The Throwing Habit

Finding yourself ducking to avoid sippy cups, building blocks and coffee table decoration pieces? Great! Your toddler has officially entered its “throwing” phase! Children between the ages of 18 months and 3 years revel in throwing random objects around; not only is it a great way to develop their motor skills and eye-hand coordination, it’s also a source of great entertainment! Not for the parents, though. Before you start gluing everything into place, however, take a few minutes to learn why it’s healthy for your child to throw things and how you can prevent it from doing any damage in the process.

Why They Do It

Why do toddlers throw things? For many reasons: for one thing, your toddler is learning basic science by observing how different objects are affected by gravity, not to mention the concept of cause-and-effect. Balls bounce, plastic plates clatter, and full milk bottles slosh! So you can understand your toddler’s delight at the various new revelations it discovers with each throw. 

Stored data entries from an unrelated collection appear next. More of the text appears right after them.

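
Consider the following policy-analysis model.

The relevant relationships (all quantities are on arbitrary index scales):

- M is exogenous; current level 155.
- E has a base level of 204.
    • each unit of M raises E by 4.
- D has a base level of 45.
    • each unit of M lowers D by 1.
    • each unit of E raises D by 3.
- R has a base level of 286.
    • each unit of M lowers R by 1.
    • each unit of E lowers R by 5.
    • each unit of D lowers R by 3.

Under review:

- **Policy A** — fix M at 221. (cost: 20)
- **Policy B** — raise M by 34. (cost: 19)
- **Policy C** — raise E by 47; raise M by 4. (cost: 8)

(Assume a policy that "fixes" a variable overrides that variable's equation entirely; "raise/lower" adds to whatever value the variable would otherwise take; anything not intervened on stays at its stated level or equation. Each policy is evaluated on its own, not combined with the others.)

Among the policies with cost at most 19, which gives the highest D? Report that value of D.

Policy B (M + 34):
  M = 155 + 34 = 189
  E = 204 + 4·189 = 960
  D = 45 − 189 + 3·960 = 2736
Policy C (E + 47, M + 4):
  M = 155 + 4 = 159
  E = 204 + 4·159 (+47 from intervention) = 887
  D = 45 − 159 + 3·887 = 2547
Comparing — Policy B: D=2736, Policy C: D=2547. Highest is 2736 (Policy B).

2736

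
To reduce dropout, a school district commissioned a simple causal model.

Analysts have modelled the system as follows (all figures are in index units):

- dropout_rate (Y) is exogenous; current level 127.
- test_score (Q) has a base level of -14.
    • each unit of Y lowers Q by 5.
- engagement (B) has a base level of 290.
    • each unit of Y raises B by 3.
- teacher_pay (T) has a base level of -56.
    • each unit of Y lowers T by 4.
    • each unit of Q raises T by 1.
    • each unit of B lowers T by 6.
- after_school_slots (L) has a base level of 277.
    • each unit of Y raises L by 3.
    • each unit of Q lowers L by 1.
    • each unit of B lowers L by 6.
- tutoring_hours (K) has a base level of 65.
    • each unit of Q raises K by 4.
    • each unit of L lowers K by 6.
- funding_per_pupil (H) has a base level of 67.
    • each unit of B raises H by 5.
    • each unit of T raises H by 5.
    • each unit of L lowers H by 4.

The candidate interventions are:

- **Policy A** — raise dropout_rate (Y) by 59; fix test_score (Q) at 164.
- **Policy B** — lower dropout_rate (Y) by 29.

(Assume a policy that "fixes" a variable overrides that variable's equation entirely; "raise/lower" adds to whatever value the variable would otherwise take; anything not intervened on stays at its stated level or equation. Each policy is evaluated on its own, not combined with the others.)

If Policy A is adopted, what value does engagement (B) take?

Policy A (Y + 59, Q := 164):
  Y = 127 + 59 = 186
  B = 290 + 3·186 = 848

848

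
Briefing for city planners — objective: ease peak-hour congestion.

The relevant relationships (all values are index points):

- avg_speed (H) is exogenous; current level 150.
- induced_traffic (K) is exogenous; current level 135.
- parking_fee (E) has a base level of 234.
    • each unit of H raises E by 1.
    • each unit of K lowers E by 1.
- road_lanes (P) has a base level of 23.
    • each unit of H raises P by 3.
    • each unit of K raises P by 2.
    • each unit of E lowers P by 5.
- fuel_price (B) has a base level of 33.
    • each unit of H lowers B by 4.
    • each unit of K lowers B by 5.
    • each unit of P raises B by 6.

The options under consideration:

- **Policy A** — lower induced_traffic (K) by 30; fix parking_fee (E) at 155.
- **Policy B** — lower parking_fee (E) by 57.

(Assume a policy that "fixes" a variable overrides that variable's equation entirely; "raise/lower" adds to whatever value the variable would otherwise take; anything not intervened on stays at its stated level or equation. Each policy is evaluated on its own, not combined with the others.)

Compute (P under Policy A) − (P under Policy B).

125

Policy A (K − 30, E := 155):
  H = 150
  K = 135 − 30 = 105
  E = 155
  P = 23 + 3·150 + 2·105 − 5·155 = -92
Policy B (E − 57):
  H = 150
  K = 135
  E = 234 + 150 − 135 (−57 from intervention) = 192
  P = 23 + 3·150 + 2·135 − 5·192 = -217
P: -92 − (-217) = 125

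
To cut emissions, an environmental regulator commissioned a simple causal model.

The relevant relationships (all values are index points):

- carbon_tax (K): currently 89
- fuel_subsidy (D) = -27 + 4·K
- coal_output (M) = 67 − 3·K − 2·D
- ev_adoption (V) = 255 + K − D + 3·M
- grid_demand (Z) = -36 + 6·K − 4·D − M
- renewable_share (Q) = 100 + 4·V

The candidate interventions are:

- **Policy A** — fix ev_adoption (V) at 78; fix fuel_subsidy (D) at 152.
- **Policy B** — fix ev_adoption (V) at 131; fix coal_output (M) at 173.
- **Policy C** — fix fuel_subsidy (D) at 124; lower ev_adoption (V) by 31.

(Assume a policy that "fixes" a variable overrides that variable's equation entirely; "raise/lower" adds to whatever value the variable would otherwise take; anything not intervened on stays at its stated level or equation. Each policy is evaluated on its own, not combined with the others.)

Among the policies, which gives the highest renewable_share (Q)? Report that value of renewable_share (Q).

624

Policy A (V := 78, D := 152):
  K = 89
  D = 152
  M = 67 − 3·89 − 2·152 = -504
  V = 78
  Q = 100 + 4·78 = 412
Policy B (V := 131, M := 173):
  K = 89
  D = -27 + 4·89 = 329
  M = 173
  V = 131
  Q = 100 + 4·131 = 624
Policy C (D := 124, V − 31):
  K = 89
  D = 124
  M = 67 − 3·89 − 2·124 = -448
  V = 255 + 89 − 124 + 3·(-448) (−31 from intervention) = -1155
  Q = 100 + 4·(-1155) = -4520
Comparing — Policy A: Q=412, Policy B: Q=624, Policy C: Q=-4520. Highest is 624 (Policy B).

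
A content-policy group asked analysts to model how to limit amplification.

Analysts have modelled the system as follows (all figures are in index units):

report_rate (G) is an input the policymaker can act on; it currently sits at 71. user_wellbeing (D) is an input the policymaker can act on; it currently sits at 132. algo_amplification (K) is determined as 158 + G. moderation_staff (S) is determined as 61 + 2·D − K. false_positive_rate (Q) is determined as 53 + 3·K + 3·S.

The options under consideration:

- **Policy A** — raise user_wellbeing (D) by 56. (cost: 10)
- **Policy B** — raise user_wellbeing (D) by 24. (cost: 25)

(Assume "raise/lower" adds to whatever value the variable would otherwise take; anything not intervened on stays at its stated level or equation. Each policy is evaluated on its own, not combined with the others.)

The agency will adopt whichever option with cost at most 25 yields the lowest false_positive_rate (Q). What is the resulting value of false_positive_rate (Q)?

Policy A (D + 56):
  G = 71
  D = 132 + 56 = 188
  K = 158 + 71 = 229
  S = 61 + 2·188 − 229 = 208
  Q = 53 + 3·229 + 3·208 = 1364
Policy B (D + 24):
  G = 71
  D = 132 + 24 = 156
  K = 158 + 71 = 229
  S = 61 + 2·156 − 229 = 144
  Q = 53 + 3·229 + 3·144 = 1172
Comparing — Policy A: Q=1364, Policy B: Q=1172. Lowest is 1172 (Policy B).

1172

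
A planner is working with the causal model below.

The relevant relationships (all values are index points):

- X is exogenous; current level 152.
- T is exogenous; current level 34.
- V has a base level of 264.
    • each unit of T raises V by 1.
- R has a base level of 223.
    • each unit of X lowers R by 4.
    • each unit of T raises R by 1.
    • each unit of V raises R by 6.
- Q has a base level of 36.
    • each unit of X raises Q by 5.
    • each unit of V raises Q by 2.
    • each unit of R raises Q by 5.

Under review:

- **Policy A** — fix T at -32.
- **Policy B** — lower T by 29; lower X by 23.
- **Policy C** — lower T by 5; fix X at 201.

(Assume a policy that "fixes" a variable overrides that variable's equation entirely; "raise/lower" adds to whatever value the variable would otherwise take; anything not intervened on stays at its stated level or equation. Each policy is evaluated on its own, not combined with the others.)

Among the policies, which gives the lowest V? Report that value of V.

232

Policy A (T := -32):
  T = -32
  V = 264 + (-32) = 232
Policy B (T − 29, X − 23):
  T = 34 − 29 = 5
  V = 264 + 5 = 269
Policy C (T − 5, X := 201):
  T = 34 − 5 = 29
  V = 264 + 29 = 293
Comparing — Policy A: V=232, Policy B: V=269, Policy C: V=293. Lowest is 232 (Policy A).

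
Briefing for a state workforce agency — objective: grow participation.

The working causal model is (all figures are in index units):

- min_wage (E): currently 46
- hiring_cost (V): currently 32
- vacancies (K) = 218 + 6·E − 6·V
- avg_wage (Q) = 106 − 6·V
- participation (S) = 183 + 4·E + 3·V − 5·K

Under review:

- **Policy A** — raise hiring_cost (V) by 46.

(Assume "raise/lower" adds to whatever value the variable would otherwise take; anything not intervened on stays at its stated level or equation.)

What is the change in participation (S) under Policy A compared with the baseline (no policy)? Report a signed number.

Baseline:
  E = 46
  V = 32
  K = 218 + 6·46 − 6·32 = 302
  S = 183 + 4·46 + 3·32 − 5·302 = -1047
Policy A (V + 46):
  E = 46
  V = 32 + 46 = 78
  K = 218 + 6·46 − 6·78 = 26
  S = 183 + 4·46 + 3·78 − 5·26 = 471
Change in S: 471 − (-1047) = 1518

1518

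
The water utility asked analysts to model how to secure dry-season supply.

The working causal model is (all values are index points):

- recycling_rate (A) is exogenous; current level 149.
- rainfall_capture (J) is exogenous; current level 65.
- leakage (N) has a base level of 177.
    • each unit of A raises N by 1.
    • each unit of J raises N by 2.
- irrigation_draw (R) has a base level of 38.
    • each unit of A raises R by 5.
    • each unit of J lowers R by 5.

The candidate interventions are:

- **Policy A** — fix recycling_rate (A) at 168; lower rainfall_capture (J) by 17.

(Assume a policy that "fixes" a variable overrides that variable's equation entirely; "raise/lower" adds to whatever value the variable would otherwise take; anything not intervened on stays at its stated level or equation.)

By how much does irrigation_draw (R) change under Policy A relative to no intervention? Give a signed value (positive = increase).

180

Baseline:
  A = 149
  J = 65
  R = 38 + 5·149 − 5·65 = 458
Policy A (A := 168, J − 17):
  A = 168
  J = 65 − 17 = 48
  R = 38 + 5·168 − 5·48 = 638
Change in R: 638 − 458 = 180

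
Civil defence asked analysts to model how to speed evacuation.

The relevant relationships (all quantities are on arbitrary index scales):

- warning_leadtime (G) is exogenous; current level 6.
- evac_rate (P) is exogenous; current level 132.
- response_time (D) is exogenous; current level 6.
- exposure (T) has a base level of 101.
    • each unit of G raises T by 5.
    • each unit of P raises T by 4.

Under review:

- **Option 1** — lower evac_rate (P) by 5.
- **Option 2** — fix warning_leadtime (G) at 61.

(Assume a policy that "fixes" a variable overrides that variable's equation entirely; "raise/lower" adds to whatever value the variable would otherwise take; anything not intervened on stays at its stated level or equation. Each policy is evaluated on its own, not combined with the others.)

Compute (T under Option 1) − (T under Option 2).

Option 1 (P − 5):
  G = 6
  P = 132 − 5 = 127
  T = 101 + 5·6 + 4·127 = 639
Option 2 (G := 61):
  G = 61
  P = 132
  T = 101 + 5·61 + 4·132 = 934
T: 639 − 934 = -295

-295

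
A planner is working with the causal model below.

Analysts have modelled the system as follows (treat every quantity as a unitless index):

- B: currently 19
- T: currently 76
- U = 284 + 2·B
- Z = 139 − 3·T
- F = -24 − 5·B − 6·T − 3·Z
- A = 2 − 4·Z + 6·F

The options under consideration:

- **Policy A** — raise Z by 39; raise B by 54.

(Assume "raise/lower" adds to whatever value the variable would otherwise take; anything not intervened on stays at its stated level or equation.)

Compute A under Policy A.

-3968

Policy A (Z + 39, B + 54):
  B = 19 + 54 = 73
  T = 76
  Z = 139 − 3·76 (+39 from intervention) = -50
  F = -24 − 5·73 − 6·76 − 3·(-50) = -695
  A = 2 − 4·(-50) + 6·(-695) = -3968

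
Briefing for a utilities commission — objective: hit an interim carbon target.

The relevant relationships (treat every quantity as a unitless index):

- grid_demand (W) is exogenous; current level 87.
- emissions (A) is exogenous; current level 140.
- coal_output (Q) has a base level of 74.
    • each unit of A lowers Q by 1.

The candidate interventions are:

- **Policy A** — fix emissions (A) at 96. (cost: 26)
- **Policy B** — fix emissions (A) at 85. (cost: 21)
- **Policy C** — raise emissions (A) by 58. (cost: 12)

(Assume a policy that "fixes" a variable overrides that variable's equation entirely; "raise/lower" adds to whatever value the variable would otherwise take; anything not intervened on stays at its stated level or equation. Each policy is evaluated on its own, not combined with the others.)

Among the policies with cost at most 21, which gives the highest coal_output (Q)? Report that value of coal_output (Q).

Policy B (A := 85):
  A = 85
  Q = 74 − 85 = -11
Policy C (A + 58):
  A = 140 + 58 = 198
  Q = 74 − 198 = -124
Comparing — Policy B: Q=-11, Policy C: Q=-124. Highest is -11 (Policy B).

-11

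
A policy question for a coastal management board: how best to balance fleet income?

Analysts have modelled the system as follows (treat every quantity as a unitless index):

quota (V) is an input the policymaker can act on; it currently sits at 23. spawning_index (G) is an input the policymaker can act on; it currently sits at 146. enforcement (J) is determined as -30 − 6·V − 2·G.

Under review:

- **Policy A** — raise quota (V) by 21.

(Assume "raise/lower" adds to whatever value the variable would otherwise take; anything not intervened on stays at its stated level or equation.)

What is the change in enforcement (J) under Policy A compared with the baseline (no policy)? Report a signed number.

Baseline:
  V = 23
  G = 146
  J = -30 − 6·23 − 2·146 = -460
Policy A (V + 21):
  V = 23 + 21 = 44
  G = 146
  J = -30 − 6·44 − 2·146 = -586
Change in J: -586 − (-460) = -126

-126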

Throwing simply means that your child is exploring or trying to communicate with you. For example, tossing a sippy cup might be your toddler’s way of telling you that it’s thirsty or has had enough. Young children in particular have yet to develop their impulse control, and chances are if they’ve got something in their hand, they’re going to throw it. Older toddlers, on the other hand, will sometimes toss or drop objects to test your reaction and learn what’s acceptable and what isn’t.

How to Handle It

This is a time of learning for your growing toddler, so instead of trying to stop it from exploring the world around it, focus on teaching it what’s okay and what isn’t. You can do this by using the following strategies: 

  • Teach your toddler what can be thrown and what shouldn’t be. Set boundaries and communicate what’s allowed. Give your toddler foam balls, mini beanbags, and other harmless toys and items that it can throw without causing damage to your home or harm to other family members or children. Make a game out of it and join in the fun to make things more interesting for your child. Your object here is to teach your toddler that there is a right way, time and place to throw things.
  • Discourage harmful throwing behavior. Your child might try throwing something to get your attention, so if it throws sand or a block at another child, ignore it the first few times as long as it doesn’t pose any threat to others. Reacting to such acts might teach your toddler that it can draw your attention with such behavior, causing it to repeat the action again and again. If your toddler repeatedly throws things at other children and comes close to hurting them, make sure you react in the same way each time, as children learn through repetition. When your toddler tries to toss something dangerous, say, “No, that’s dangerous,” or “No, that hurts,” and place it in quick time-out. Avoid yelling or hitting your child to discourage throwing. If nothing works, keep a close watch on your toddler and keep sharp or heavy toys out of reach to stop it from throwing them and harming anyone or causing damage.
  • Fasten your toddler’s toys to its seat. This will come in handy when you’re taking your toddler out in the stroller or for a drive in its car seat. Simply use short pieces of string to fasten the toys to the car seat or stroller’s handle and let your toddler enjoy throwing toys away and fishing them back up again.
  • Sit with your toddler during mealtimes. Doing so would enable you to minimize mealtime messes and the amount of spaghetti you have to scrape off the floor. You will also be able to gently and firmly guide your toddler when it attempts to toss its lunch and plate. Take advantage of this time to try and develop your toddler’s language skills by talking to it.